His eyes dropped to where her fingers twisted amongst his with white-knuckled urgency. When they lifted, they were tragic. ‘I can see that you’ve done it really tough since we parted, Beth, and that brings me no joy at all. But drunk Beth wasn’t the one who tore our friendship apart that day behind the library. Dumping me for someone better was a choice that you made stone cold sober.’
The awful, sinking reality hit her. No matter what her motivation, how honourable, she had ripped apart their friendship in cold blood. She’d let his mother drive a wedge between them, and then she’d let Damien exploit the gap. She’d done nothing to stop any of it.
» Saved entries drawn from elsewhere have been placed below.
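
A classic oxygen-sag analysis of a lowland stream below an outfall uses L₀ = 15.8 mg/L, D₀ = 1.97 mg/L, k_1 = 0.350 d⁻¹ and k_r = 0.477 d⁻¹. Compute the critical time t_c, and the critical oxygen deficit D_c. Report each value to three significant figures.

t_c ≈ 2.07 d; D_c ≈ 5.61 mg/L

t_c = [1/(k_r−k_1)] ln[(k_r/k_1)(1 − D₀(k_r−k_1)/(k_1 L₀))]
= [1/(0.477−0.350)] ln[(0.477/0.350)(1 − 1.97×0.1270/(0.350×15.8))]
= (1/0.1270) ln[1.363 × 0.9548] = 7.874 × ln(1.301) = 7.874 × 0.2633 = 2.073 d.
L(t_c) = L₀ e^(−k_1 t_c) = 15.8 × 0.4840 = 7.648 mg/L, and at the critical point k_r D_c = k_1 L, so D_c = (0.350/0.477) × 7.648 = 5.612 mg/L.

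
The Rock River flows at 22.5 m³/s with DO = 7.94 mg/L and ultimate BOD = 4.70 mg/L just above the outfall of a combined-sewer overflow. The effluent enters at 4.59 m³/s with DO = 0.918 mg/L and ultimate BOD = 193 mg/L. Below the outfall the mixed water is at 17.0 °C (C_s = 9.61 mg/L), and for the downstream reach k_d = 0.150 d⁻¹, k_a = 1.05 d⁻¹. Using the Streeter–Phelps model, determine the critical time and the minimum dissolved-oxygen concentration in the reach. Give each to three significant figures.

Mixed DO = (22.5×7.94 + 4.59×0.918)/(22.5+4.59) = 182.9/27.09 = 6.750 mg/L.
Mixed L₀ = (22.5×4.70 + 4.59×193)/(27.09) = 991.6/27.09 = 36.60 mg/L.
Initial deficit D₀ = C_s − DO₀ = 9.61 − 6.750 = 2.860 mg/L.
t_c = (1/0.9000) ln[(1.05/0.150)(1 − 2.860×0.9000/(0.150×36.60))] = 1.111 × ln(3.719) = 1.459 d.
D_c = (0.150/1.05) × 36.60 × e^(−0.150×1.459) = 0.1429 × 36.60 × 0.8034 = 4.201 mg/L.
Minimum DO = 9.61 − 4.201 = 5.409 mg/L.

t_c ≈ 1.46 d; minimum DO ≈ 5.41 mg/L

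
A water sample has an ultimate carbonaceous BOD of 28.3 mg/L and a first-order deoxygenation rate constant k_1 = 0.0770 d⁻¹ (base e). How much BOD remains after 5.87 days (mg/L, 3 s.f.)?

L_t = L₀ e^(−k_1 t) = 28.3 × e^(−0.0770×5.87) = 28.3 × 0.6364 = 18.01 mg/L.

L ≈ 18.0 mg/L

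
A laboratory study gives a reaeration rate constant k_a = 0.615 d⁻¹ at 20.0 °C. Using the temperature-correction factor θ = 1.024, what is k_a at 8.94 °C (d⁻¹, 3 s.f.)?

k_a ≈ 0.473 d⁻¹

k_a(T₂) = k_a(T₁) · θ^(T₂−T₁) = 0.615 × 1.024^(8.94−20.0)
= 0.615 × 1.024^-11.1 = 0.615 × 0.7693 = 0.4731 d⁻¹.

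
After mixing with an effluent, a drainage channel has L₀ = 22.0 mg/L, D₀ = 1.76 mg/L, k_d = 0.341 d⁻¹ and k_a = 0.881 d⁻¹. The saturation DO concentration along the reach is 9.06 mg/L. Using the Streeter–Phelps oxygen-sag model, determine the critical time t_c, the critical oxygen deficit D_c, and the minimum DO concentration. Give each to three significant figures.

t_c = [1/(k_a−k_d)] ln[(k_a/k_d)(1 − D₀(k_a−k_d)/(k_d L₀))]
= [1/(0.881−0.341)] ln[(0.881/0.341)(1 − 1.76×0.5400/(0.341×22.0))]
= (1/0.5400) ln[2.584 × 0.8733] = 1.852 × ln(2.256) = 1.852 × 0.8137 = 1.507 d.
L(t_c) = L₀ e^(−k_d t_c) = 22.0 × 0.5982 = 13.16 mg/L, and at the critical point k_a D_c = k_d L, so D_c = (0.341/0.881) × 13.16 = 5.094 mg/L.
Minimum DO = C_s − D_c = 9.06 − 5.094 = 3.966 mg/L.

t_c ≈ 1.51 d; D_c ≈ 5.09 mg/L; min DO ≈ 3.97 mg/L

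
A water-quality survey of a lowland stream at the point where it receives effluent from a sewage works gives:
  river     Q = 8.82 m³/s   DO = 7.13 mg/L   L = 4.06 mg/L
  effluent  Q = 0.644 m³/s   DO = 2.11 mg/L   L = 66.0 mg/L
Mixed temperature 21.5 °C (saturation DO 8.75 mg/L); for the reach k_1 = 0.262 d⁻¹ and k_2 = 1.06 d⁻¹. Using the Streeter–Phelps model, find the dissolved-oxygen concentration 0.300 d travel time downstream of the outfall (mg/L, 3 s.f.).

DO ≈ 6.79 mg/L

Mixed DO = (8.82×7.13 + 0.644×2.11)/(8.82+0.644) = 64.25/9.464 = 6.788 mg/L.
Mixed L₀ = (8.82×4.06 + 0.644×66.0)/(9.464) = 78.31/9.464 = 8.275 mg/L.
Initial deficit D₀ = C_s − DO₀ = 8.75 − 6.788 = 1.962 mg/L.
D(0.300) = [0.262×8.275/(1.06−0.262)](e^(−0.262×0.300) − e^(−1.06×0.300)) + 1.962 e^(−1.06×0.300)
= 2.717 × (0.9244 − 0.7276) + 1.962 × 0.7276 = 1.962 mg/L.
DO = 8.75 − 1.962 = 6.788 mg/L.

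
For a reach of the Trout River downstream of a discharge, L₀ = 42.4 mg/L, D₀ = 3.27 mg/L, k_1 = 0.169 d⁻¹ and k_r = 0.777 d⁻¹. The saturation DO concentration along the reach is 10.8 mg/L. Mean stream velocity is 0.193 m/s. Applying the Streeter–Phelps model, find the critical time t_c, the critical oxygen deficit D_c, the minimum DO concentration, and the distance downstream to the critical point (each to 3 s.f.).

With k_r/k_1 = 4.598 and 1 − D₀(k_r−k_1)/(k_1 L₀) = 0.7225,
t_c = ln(4.598 × 0.7225) / (0.777 − 0.169) = ln(3.322) / 0.6080 = 1.201/0.6080 = 1.975 d.
L(t_c) = L₀ e^(−k_1 t_c) = 42.4 × 0.7163 = 30.37 mg/L, and at the critical point k_r D_c = k_1 L, so D_c = (0.169/0.777) × 30.37 = 6.605 mg/L.
Minimum DO = C_s − D_c = 10.8 − 6.605 = 4.195 mg/L.
x_c = v t_c = 0.193 m/s × 1.975 d × 86400 s/d = 32930 m ≈ 32.9 km.

t_c ≈ 1.97 d; D_c ≈ 6.61 mg/L; min DO ≈ 4.19 mg/L; x_c ≈ 32.9 km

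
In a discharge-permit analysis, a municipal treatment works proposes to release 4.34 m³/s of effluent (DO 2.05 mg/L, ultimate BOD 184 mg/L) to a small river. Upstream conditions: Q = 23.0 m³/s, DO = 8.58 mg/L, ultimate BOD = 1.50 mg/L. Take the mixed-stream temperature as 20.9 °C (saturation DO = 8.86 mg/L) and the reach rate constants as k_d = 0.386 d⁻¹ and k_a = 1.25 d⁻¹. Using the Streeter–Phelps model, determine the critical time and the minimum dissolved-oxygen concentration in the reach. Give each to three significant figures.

t_c ≈ 1.24 d; minimum DO ≈ 3.03 mg/L

Mixed DO = (23.0×8.58 + 4.34×2.05)/(23.0+4.34) = 206.2/27.34 = 7.543 mg/L.
Mixed L₀ = (23.0×1.50 + 4.34×184)/(27.34) = 833.1/27.34 = 30.47 mg/L.
Initial deficit D₀ = C_s − DO₀ = 8.86 − 7.543 = 1.317 mg/L.
t_c = (1/0.8640) ln[(1.25/0.386)(1 − 1.317×0.8640/(0.386×30.47))] = 1.157 × ln(2.925) = 1.242 d.
D_c = (0.386/1.25) × 30.47 × e^(−0.386×1.242) = 0.3088 × 30.47 × 0.6191 = 5.825 mg/L.
Minimum DO = 8.86 − 5.825 = 3.035 mg/L.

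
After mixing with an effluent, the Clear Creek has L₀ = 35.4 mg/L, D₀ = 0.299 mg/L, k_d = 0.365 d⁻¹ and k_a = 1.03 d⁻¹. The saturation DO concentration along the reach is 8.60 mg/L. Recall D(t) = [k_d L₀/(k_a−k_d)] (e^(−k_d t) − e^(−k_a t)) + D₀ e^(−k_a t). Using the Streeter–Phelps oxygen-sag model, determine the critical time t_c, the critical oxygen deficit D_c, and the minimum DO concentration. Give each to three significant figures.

t_c ≈ 1.54 d; D_c ≈ 7.16 mg/L; min DO ≈ 1.44 mg/L

t_c = [1/(k_a−k_d)] ln[(k_a/k_d)(1 − D₀(k_a−k_d)/(k_d L₀))]
= [1/(1.03−0.365)] ln[(1.03/0.365)(1 − 0.299×0.6650/(0.365×35.4))]
= (1/0.6650) ln[2.822 × 0.9846] = 1.504 × ln(2.778) = 1.504 × 1.022 = 1.537 d.
L(t_c) = L₀ e^(−k_d t_c) = 35.4 × 0.5707 = 20.20 mg/L, and at the critical point k_a D_c = k_d L, so D_c = (0.365/1.03) × 20.20 = 7.159 mg/L.
Minimum DO = C_s − D_c = 8.60 − 7.159 = 1.441 mg/L.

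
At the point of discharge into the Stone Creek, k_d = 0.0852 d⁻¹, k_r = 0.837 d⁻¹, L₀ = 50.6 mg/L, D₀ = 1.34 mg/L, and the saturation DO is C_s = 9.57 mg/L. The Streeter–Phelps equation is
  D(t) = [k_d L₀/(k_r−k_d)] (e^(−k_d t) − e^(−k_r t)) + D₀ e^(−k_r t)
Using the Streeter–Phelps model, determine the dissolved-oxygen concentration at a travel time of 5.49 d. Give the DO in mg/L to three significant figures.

k_d L₀/(k_r−k_d) = 0.0852×50.6/(0.837−0.0852) = 4.311/0.7518 = 5.734 mg/L.
e^(−k_d t) = e^(−0.0852×5.490) = 0.6264; e^(−k_r t) = e^(−0.837×5.490) = 0.01010.
D = 5.734 × (0.6264 − 0.01010) + 1.34 × 0.01010 = 3.534 + 0.01354 = 3.548 mg/L.
DO = C_s − D = 9.57 − 3.548 = 6.022 mg/L.

DO ≈ 6.02 mg/L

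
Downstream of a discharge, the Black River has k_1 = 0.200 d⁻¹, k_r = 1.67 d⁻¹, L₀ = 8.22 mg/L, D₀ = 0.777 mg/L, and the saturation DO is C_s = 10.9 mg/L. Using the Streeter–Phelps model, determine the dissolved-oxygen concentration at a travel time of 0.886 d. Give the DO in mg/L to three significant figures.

k_1 L₀/(k_r−k_1) = 0.200×8.22/(1.67−0.200) = 1.644/1.470 = 1.118 mg/L.
e^(−k_1 t) = e^(−0.200×0.8860) = 0.8376; e^(−k_r t) = e^(−1.67×0.8860) = 0.2277.
D = 1.118 × (0.8376 − 0.2277) + 0.777 × 0.2277 = 0.6821 + 0.1769 = 0.8590 mg/L.
DO = C_s − D = 10.9 − 0.8590 = 10.04 mg/L.

DO ≈ 10.0 mg/L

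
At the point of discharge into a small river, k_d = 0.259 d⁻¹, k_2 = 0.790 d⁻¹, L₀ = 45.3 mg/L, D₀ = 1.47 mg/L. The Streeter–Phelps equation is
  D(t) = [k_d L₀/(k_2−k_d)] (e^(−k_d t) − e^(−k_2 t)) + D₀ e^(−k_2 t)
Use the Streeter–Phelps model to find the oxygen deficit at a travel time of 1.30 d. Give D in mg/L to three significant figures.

D ≈ 8.39 mg/L

k_d L₀/(k_2−k_d) = 0.259×45.3/(0.790−0.259) = 11.73/0.5310 = 22.10 mg/L.
e^(−k_d t) = e^(−0.259×1.300) = 0.7141; e^(−k_2 t) = e^(−0.790×1.300) = 0.3581.
D = 22.10 × (0.7141 − 0.3581) + 1.47 × 0.3581 = 7.867 + 0.5264 = 8.393 mg/L.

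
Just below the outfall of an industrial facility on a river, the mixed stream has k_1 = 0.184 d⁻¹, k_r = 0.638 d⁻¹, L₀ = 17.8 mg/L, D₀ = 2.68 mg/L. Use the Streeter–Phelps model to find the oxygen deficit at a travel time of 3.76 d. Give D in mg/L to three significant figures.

k_1 L₀/(k_r−k_1) = 0.184×17.8/(0.638−0.184) = 3.275/0.4540 = 7.214 mg/L.
e^(−k_1 t) = e^(−0.184×3.760) = 0.5007; e^(−k_r t) = e^(−0.638×3.760) = 0.09082.
D = 7.214 × (0.5007 − 0.09082) + 2.68 × 0.09082 = 2.957 + 0.2434 = 3.200 mg/L.

D ≈ 3.20 mg/L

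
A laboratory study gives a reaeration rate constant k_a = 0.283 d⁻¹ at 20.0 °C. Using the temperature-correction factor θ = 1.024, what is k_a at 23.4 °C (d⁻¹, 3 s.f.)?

k_a ≈ 0.307 d⁻¹

k_a(T₂) = k_a(T₁) · θ^(T₂−T₁) = 0.283 × 1.024^(23.4−20.0)
= 0.283 × 1.024^3.40 = 0.283 × 1.084 = 0.3068 d⁻¹.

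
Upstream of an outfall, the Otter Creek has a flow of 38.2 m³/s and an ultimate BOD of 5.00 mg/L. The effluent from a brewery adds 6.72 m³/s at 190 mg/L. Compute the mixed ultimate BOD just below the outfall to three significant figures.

Flow-weighted mixing: C = (Q_r C_r + Q_w C_w)/(Q_r + Q_w)
= (38.2×5.00 + 6.72×190)/(38.2 + 6.72) = 1468/44.92 = 32.68 mg/L.

32.7 mg/L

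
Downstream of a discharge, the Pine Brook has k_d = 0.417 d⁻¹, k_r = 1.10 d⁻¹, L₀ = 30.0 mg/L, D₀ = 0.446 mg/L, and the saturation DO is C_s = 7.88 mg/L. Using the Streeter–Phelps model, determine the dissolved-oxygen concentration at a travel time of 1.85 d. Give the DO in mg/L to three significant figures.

DO ≈ 1.75 mg/L

k_d L₀/(k_r−k_d) = 0.417×30.0/(1.10−0.417) = 12.51/0.6830 = 18.32 mg/L.
e^(−k_d t) = e^(−0.417×1.850) = 0.4623; e^(−k_r t) = e^(−1.10×1.850) = 0.1307.
D = 18.32 × (0.4623 − 0.1307) + 0.446 × 0.1307 = 6.075 + 0.05828 = 6.133 mg/L.
DO = C_s − D = 7.88 − 6.133 = 1.747 mg/L.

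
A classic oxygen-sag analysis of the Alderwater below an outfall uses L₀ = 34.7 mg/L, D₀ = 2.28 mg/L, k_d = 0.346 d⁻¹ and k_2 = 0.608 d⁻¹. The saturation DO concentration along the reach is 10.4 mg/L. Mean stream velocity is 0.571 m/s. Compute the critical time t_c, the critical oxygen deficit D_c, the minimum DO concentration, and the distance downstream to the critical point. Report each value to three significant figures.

t_c = [1/(k_2−k_d)] ln[(k_2/k_d)(1 − D₀(k_2−k_d)/(k_d L₀))]
= [1/(0.608−0.346)] ln[(0.608/0.346)(1 − 2.28×0.2620/(0.346×34.7))]
= (1/0.2620) ln[1.757 × 0.9502] = 3.817 × ln(1.670) = 3.817 × 0.5127 = 1.957 d.
L(t_c) = L₀ e^(−k_d t_c) = 34.7 × 0.5081 = 17.63 mg/L, and at the critical point k_2 D_c = k_d L, so D_c = (0.346/0.608) × 17.63 = 10.03 mg/L.
Minimum DO = C_s − D_c = 10.4 − 10.03 = 0.3665 mg/L.
x_c = v t_c = 0.571 m/s × 1.957 d × 86400 s/d = 96540 m ≈ 96.5 km.

t_c ≈ 1.96 d; D_c ≈ 10.0 mg/L; min DO ≈ 0.367 mg/L; x_c ≈ 96.5 km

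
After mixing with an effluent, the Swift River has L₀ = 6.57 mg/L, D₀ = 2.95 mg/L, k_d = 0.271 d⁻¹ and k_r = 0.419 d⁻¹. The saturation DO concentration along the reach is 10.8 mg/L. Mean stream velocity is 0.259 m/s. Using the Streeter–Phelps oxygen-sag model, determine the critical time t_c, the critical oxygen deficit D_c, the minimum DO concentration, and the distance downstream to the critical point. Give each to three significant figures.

t_c ≈ 1.04 d; D_c ≈ 3.20 mg/L; min DO ≈ 7.60 mg/L; x_c ≈ 23.3 km

t_c = [1/(k_r−k_d)] ln[(k_r/k_d)(1 − D₀(k_r−k_d)/(k_d L₀))]
= [1/(0.419−0.271)] ln[(0.419/0.271)(1 − 2.95×0.1480/(0.271×6.57))]
= (1/0.1480) ln[1.546 × 0.7548] = 6.757 × ln(1.167) = 6.757 × 0.1544 = 1.043 d.
L(t_c) = L₀ e^(−k_d t_c) = 6.57 × 0.7537 = 4.952 mg/L, and at the critical point k_r D_c = k_d L, so D_c = (0.271/0.419) × 4.952 = 3.203 mg/L.
Minimum DO = C_s − D_c = 10.8 − 3.203 = 7.597 mg/L.
x_c = v t_c = 0.259 m/s × 1.043 d × 86400 s/d = 23350 m ≈ 23.3 km.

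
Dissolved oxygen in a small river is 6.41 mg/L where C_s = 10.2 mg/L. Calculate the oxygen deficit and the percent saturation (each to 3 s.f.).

D ≈ 3.79 mg/L; 62.8 % saturation

D = C_s − C = 10.2 − 6.41 = 3.79 mg/L.
% saturation = 6.41/10.2 × 100 = 62.8 %.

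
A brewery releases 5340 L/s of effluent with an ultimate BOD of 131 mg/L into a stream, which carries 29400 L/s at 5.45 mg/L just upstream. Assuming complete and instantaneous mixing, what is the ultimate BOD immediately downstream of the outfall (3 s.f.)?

Flow-weighted mixing: C = (Q_r C_r + Q_w C_w)/(Q_r + Q_w)
= (29400×5.45 + 5340×131)/(29400 + 5340) = 859800/34740 = 24.75 mg/L.

24.7 mg/L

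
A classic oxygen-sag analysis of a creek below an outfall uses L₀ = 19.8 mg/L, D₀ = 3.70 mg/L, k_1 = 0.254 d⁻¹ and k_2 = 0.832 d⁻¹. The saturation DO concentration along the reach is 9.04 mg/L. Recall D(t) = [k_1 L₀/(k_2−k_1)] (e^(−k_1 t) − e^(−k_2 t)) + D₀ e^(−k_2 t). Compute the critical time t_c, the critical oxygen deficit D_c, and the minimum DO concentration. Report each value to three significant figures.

t_c = [1/(k_2−k_1)] ln[(k_2/k_1)(1 − D₀(k_2−k_1)/(k_1 L₀))]
= [1/(0.832−0.254)] ln[(0.832/0.254)(1 − 3.70×0.5780/(0.254×19.8))]
= (1/0.5780) ln[3.276 × 0.5748] = 1.730 × ln(1.883) = 1.730 × 0.6327 = 1.095 d.
L(t_c) = L₀ e^(−k_1 t_c) = 19.8 × 0.7573 = 14.99 mg/L, and at the critical point k_2 D_c = k_1 L, so D_c = (0.254/0.832) × 14.99 = 4.577 mg/L.
Minimum DO = C_s − D_c = 9.04 − 4.577 = 4.463 mg/L.

t_c ≈ 1.09 d; D_c ≈ 4.58 mg/L; min DO ≈ 4.46 mg/L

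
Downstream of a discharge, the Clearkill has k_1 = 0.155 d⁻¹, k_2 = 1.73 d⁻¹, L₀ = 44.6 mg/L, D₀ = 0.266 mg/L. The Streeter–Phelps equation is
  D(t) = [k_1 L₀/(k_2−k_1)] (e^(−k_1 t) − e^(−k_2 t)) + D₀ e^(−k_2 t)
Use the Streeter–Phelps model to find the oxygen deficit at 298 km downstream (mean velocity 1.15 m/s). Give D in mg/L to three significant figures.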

Then and now. She still couldn’t bring herself to tell him why she’d really let him walk away that day.
‘But you accepted my apology …’
‘I believe that you’re sorry.’ His words grew harder. Shorter.
‘But our friendship …?’
His eyes were flat and pained. And as unmovable as granite. ‘I’ve lived without it this long …’
Pain ripped through her as the first shards of light speared across the sky. Why had she expected more? Every part of her wanted to shut up tighter than a clam. Protect herself. But that had got her nowhere so far in life.
‘Wait!’ Her desperate voice broke, drawing him back as he turned towards two approaching men in Department of Conservation uniforms. ‘What happens now?’
Marc’s face was haggard, tragic as he shrugged. She loved every line. ‘I go home. You go home. I appreciate your help with the whale but, as far as I’m concerned, we’re not connected any more. Our story’s over.’
Not connected?
‘But … you kissed me.’
His eyes were tragic. ‘Yeah.’ He stared long and hard at his oldest friend. ‘You’d think I’d learn, huh?’
Beth stumbled backwards in the sand as he walked away.
A gentle female voice murmured near her ear—buzzing in her throbbing head—and supported her up the beach as others draped thick blankets around her shoulders. Her eyes streamed from the sudden onset of morning light after so many hours of darkness. Dawn should have brought a bright new beginning for their friendship, not this awful gaping chasm. This was like losing him all over again. The impossibility that he could literally not want her back in his life in any form. That he could forgive her past but not her present.
She sank down into the sand as someone thrust an energy bar and Thermos of tea at her. Voices throbbed in her spinning head and she let herself be tended to like a child as they tuttutted over the open blisters on her hands and the sunburn on her tight skin. Her head cranked around to follow Marc’s progress as he dragged his feet up the beach with the wildlife officials, deep in conversation.
Someone was asking her where she was staying and she felt her lips responding, identifying her motel. Then capable hands lifted her to her feet and supported her as they moved up the beach, up a different track to the one leading to Marc’s car. Her head cranked around to catch sight of him as he disappeared up the far dune.